On Fri, Apr 30, 2021 at 06:01:49PM +0200, Michael Walle wrote:
> Am 2021-04-30 17:19, schrieb Mark Brown:

> > Whatever is creating the regmap really ought to know what device it's
> > dealing with...

> But creating and using the regmap are two seperate things, no? Consider
> the gpio-sl28cpld. It will just use whatever regmap the parent has created.
> How would it know what type of regmap it is?

But that's a driver for a specific device AFAICT which looks like it's
only got an I2C binding on the MFD so the driver knows that it's for a
device that's on a bus that's going to sleep and doesn't need to infer
anything?  This looks like the common case I'd expect where there's no
variation.

> > > It might be possible to pass this information via the
> > > gpio_regmap_config, but this has the following drawbacks. First, that
> > > property is redundant and both places might contratict each other. And
> > > secondly, the driver might not even know the type of the regmap
> > > because
> > > it just gets an opaque pointer by querying the device tree.
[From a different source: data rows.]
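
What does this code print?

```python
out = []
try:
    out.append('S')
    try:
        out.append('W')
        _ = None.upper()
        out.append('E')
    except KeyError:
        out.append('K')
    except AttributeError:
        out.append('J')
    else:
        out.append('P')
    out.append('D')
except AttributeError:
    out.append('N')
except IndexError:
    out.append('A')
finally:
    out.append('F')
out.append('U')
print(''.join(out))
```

Execution trace: 'S' (try body) → 'W' (inner try body) → 'J' (inner except AttributeError) → 'D' (try body, no exception) → 'F' (finally) → 'U' (after the try/except). Output: SWJDFU

Answer: SWJDFU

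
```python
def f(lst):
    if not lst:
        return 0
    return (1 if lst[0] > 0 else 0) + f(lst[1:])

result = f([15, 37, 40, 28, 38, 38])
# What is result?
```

Count of positive elements in [15, 37, 40, 28, 38, 38] = 6

Answer: 6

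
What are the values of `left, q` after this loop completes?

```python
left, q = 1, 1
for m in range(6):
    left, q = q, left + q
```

Fibonacci: after 6 iterations
`left, q` takes the values: (1, 1) → (1, 2) → (2, 3) → (3, 5) → (5, 8) → (8, 13) → (13, 21)

Answer: 13, 21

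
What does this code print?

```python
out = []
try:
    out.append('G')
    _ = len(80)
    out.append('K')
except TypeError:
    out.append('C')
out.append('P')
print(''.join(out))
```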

> > If it's a generic GPIO driver from a code correctness point of view it's
> > always got a risk of sleeping...

> I can't follow you here.

If users happen to end up with a map flagged as fast they can work on
the whatever driver uses this stuff and not realise they're breaking
other users of the same driver that end up with slow I/O.  The whole
point of the flag in GPIO is AIUI warnings to help with that case.